45. Nonbusiness energy property credit
This credit is available for certain home improvements you made to your home in order to increase energy efficiency. If you’ve made home improvements like installing insulation to reduce heat loss, got a new furnace or heater, added an electric heat pump to heat water, upgraded a stove to burn biomass fuel to heat your home or water, or even redid your exterior windows or doors. Certain products may need to meet performance or quality standards to qualify, so keep an eye out for that. Claim this credit by using Form 5695 and Schedule 3.
46. Credit for electric plug-in vehicles
You can qualify for a tax credit if you purchased a qualified plug-in electric vehicle during the year for up to $7,500. This is available for electric cars and motorcycles, whether for business or personal use. Form 8936 will help you determine your credit amount.
47. Credit for federal fuel taxes
Did you use a vehicle for a nontaxable purpose, such as for farm work or off-highway business use? If so, you can likely receive a tax credit for the federal fuel taxes you paid for gasoline. All fuel in the U.S. includes an excise tax, and you can use Form 4136 to get it refunded on your taxes.

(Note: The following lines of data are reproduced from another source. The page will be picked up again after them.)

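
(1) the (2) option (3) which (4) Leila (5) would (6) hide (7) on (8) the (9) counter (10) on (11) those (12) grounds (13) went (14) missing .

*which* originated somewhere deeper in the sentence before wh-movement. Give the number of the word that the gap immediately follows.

6

The filler 'which' is interpreted as the direct object of 'hide'. Fronting leaves a gap immediately after 'hide':
The option which Leila would hide ___ on the counter on those grounds went missing.
'hide' is word 6.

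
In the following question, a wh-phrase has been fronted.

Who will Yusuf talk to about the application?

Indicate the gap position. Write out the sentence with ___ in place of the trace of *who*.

Before movement: Yusuf will talk to who about the application.
'who' functions as the object of the preposition 'to'. The gap is right after 'to'.

Who will Yusuf talk to ___ about the application?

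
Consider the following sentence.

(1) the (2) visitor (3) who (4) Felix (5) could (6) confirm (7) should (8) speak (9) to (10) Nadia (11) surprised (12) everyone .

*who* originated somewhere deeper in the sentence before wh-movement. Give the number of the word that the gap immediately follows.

The filler 'who' is interpreted as the subject of the clause embedded under 'confirm'. It moves to the left edge, and the trace sits right after 'confirm':
The visitor who Felix could confirm ___ should speak to Nadia surprised everyone.
'confirm' is word 6.

6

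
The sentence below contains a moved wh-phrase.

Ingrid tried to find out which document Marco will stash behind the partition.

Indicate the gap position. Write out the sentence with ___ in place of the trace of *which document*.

Underlying clause: Marco will stash which document behind the partition.
'which document' functions as the direct object of 'stash'. The gap is right after 'stash'.

Ingrid tried to find out which document Marco will stash ___ behind the partition.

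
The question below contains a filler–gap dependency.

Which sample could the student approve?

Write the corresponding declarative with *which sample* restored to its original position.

The student could approve which sample.

'which sample' is the direct object of 'approve'. It moves to the left edge, and the trace sits right after 'approve':
Which sample could the student approve ___?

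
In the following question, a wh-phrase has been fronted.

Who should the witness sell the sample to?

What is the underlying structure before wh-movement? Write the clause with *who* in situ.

The witness should sell the sample to who.

The filler 'who' is interpreted as the object of the preposition 'to' (recipient of 'sell'). Fronting leaves a gap immediately after 'to':
Who should the witness sell the sample to ___?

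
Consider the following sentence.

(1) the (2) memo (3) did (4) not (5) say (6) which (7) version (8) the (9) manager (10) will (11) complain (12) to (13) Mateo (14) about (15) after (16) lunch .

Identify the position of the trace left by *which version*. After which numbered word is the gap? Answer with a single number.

14

Before movement: The manager will complain to Mateo about which version after lunch.
The filler 'which version' is interpreted as the object of the preposition 'about'. It moves to the left edge, and the trace sits right after 'about':
The memo did not say which version the manager will complain to Mateo about ___ after lunch.
'about' is word 14.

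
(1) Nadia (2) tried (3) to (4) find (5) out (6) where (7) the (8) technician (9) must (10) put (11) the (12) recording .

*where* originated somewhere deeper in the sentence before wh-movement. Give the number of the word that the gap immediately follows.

12

Underlying clause: The technician must put the recording where.
'where' functions as the locative complement of 'put'. Wh-movement fronts it, leaving a gap right after 'recording':
Nadia tried to find out where the technician must put the recording ___.
'recording' is word 12.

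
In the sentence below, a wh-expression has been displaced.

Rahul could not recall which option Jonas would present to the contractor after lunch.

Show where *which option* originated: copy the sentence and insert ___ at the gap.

Rahul could not recall which option Jonas would present ___ to the contractor after lunch.

Underlying clause: Jonas would present which option to the contractor after lunch.
'which option' functions as the direct object of 'present'. The gap is right after 'present'.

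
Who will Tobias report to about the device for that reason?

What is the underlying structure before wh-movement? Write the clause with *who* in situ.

Tobias will report to who about the device for that reason.

The filler 'who' is interpreted as the object of the preposition 'to'. It moves to the left edge, and the trace sits right after 'to':
Who will Tobias report to ___ about the device for that reason?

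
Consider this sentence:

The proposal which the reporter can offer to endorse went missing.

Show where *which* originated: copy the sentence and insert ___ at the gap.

The proposal which the reporter can offer to endorse ___ went missing.

'which' is the direct object of 'endorse'. The gap is right after 'endorse'.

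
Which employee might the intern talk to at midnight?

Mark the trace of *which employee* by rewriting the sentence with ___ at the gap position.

Underlying clause: The intern might talk to which employee at midnight.
'which employee' functions as the object of the preposition 'to'. The gap is right after 'to'.

Which employee might the intern talk to ___ at midnight?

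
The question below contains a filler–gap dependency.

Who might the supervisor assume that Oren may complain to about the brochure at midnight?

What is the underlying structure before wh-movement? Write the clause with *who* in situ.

The supervisor might assume that Oren may complain to who about the brochure at midnight.

'who' functions as the object of the preposition 'to'. It moves to the left edge, and the trace sits right after 'to':
Who might the supervisor assume that Oren may complain to ___ about the brochure at midnight?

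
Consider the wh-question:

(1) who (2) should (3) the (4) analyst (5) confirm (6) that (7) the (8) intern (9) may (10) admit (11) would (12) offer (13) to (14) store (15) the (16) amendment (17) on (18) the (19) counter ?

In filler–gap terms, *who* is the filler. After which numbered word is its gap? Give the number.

10

Underlying clause: The analyst should confirm that the intern may admit who would offer to store the amendment on the counter.
The filler 'who' is interpreted as the subject of the clause embedded under 'admit'. Fronting leaves a gap immediately after 'admit':
Who should the analyst confirm that the intern may admit ___ would offer to store the amendment on the counter?
'admit' is word 10.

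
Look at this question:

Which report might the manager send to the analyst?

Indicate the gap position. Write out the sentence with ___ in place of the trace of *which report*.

Which report might the manager send ___ to the analyst?

Underlying clause: The manager might send which report to the analyst.
The filler 'which report' is interpreted as the direct object of 'send'. The gap is right after 'send'.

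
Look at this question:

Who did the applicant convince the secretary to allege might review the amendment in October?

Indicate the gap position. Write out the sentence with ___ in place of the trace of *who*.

Before movement: The applicant did convince the secretary to allege who might review the amendment in October.
The filler 'who' is interpreted as the subject of the clause embedded under 'allege'. The gap is right after 'allege'.

Who did the applicant convince the secretary to allege ___ might review the amendment in October?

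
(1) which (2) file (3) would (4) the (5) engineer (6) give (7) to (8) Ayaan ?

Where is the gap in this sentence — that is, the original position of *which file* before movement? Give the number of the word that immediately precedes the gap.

6

Before movement: The engineer would give which file to Ayaan.
'which file' is the direct object of 'give'. Fronting leaves a gap immediately after 'give':
Which file would the engineer give ___ to Ayaan?
'give' is word 6.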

48. Mileage reimbursement deduction
If you have to drive for work and your employer doesn’t reimburse your expenses for fuel, you can deduct 58 cents per mile by using the mileage reimbursement deduction.The deduction mostly covers fuel, but in some cases will cover your car insurance, parking, and maintenance costs. Your expenses must exceed 2% of your AGI, though. Fill out Form 2106 and Schedule 1 to take this deduction.
49. Low-income housing credit
Taxpayers who build a low-income rental building may qualify for this credit. There are multiple compliance and record keeping requirements to claim this credit, and some may differ depending whether the building was inhabitable before or after the Jan. 1, 2008. Use Form 8586 to claim the low-income housing credit.
50. Credit for excess Social Security and RRTA tax withheld
For the most part, employers are supposed to take out 6.2% of your social security wages up to $8,239.80. However certain government employees and railroad employees don’t have to pay Social Security tax from their paychecks because they contribute to other types of pensions. This credit may allow you to recoup the excess you paid. Although if your employer withheld too much Social Security tax, you won’t be able claim this credit because your employer should adjust the excess for you. Use the Schedule 3 of Form 1040 to claim this credit. If your employer does not adjust the overcollection, you can use Form 843 to claim a refund.